Using the Ad Library API for scale
For more than ad-hoc browsing, Meta exposes a Graph API endpoint that returns ad-library data programmatically. Useful if you want to:
Track 100+ competitors continuously instead of manually clicking through each page
Alert when a new ad launches or an old one stops
Pipe ad copy into a content database and run text analysis (sentiment, keyword frequency)
Build internal dashboards for your CMO or board
API access requires a Meta developer account and a configured app. Rate limits are generous for read-only queries but throttle if you hammer it. For most marketing teams the web UI is enough; if you're a competitive-intelligence firm, the API is essential.
Is using competitor ads legal?
The library is public by design. Looking at competitor ads is unambiguously legal. Copying creative verbatim can be a copyright issue — text, images, and video are protected. Copying the structure, offer angle, or headline pattern is standard competitive practice and fair use territory.
Rule of thumb: copy the strategy, write your own creative.
Who actually uses the Ad Library
Three audiences extract the most value:
Paid social marketers running Meta ads — competitor research, creative inspiration, offer benchmarking.
Journalists and academics studying political advertising, misinformation, and ad spend during election cycles.
Brand and product teams studying competitor positioning shifts — when a competitor changes their headline pattern, something has changed in their go-to-market.
Ad Library vs. paid alternatives
Tools like SpyFu, AdSpy, Foreplay, and BigSpy aggregate the Ad Library plus other sources, layer on tagging and search, and charge $50-500/month. They're worth it if you do this daily; the free library is plenty if you do it monthly.
If you're a solo marketer or small team, start with the free Meta library and the workflow above. Upgrade to a paid tool only when manual search becomes a bottleneck.
FAQ
Is the Meta Ad Library free?
Yes. No login required for most queries. Political and issue ads sometimes require a Facebook account to view full disclosure data.
How long does Meta keep old ads?
Political and issue ads stay archived for seven years. Commercial ads stay searchable while active and for a short period after they stop running, then drop from the library.
Why can't I see how much competitors are spending?
Commercial ad spend is private. Only political and social-issue ads disclose spend ranges. For commercial spend you'd need a third-party estimation tool, and even those are educated guesses.
Does the Meta Ad Library include Instagram ads?

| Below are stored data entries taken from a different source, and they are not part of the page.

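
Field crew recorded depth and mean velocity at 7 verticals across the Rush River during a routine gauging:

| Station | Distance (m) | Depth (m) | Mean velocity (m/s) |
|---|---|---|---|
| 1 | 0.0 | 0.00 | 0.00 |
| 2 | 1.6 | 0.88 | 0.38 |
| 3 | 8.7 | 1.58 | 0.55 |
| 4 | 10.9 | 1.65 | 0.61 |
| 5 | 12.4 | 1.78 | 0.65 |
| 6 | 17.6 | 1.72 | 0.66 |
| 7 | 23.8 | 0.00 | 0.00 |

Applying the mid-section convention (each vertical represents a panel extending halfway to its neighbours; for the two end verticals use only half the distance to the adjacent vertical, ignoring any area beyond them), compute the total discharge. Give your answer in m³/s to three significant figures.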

Yes. Any ad delivered through Meta's platforms — Facebook, Instagram, Messenger, Audience Network, Threads — appears in the same library.
Can I find organic posts in the Ad Library?
No. The library only shows paid ads. Organic posts live on the brand's regular page.
Next steps
Pick five competitors. Open the Ad Library. Spend 30 minutes pulling their ads into a doc. You will leave with a stronger creative brief than any "best practices" article can give you — because the people you compete with already paid Meta to test what works.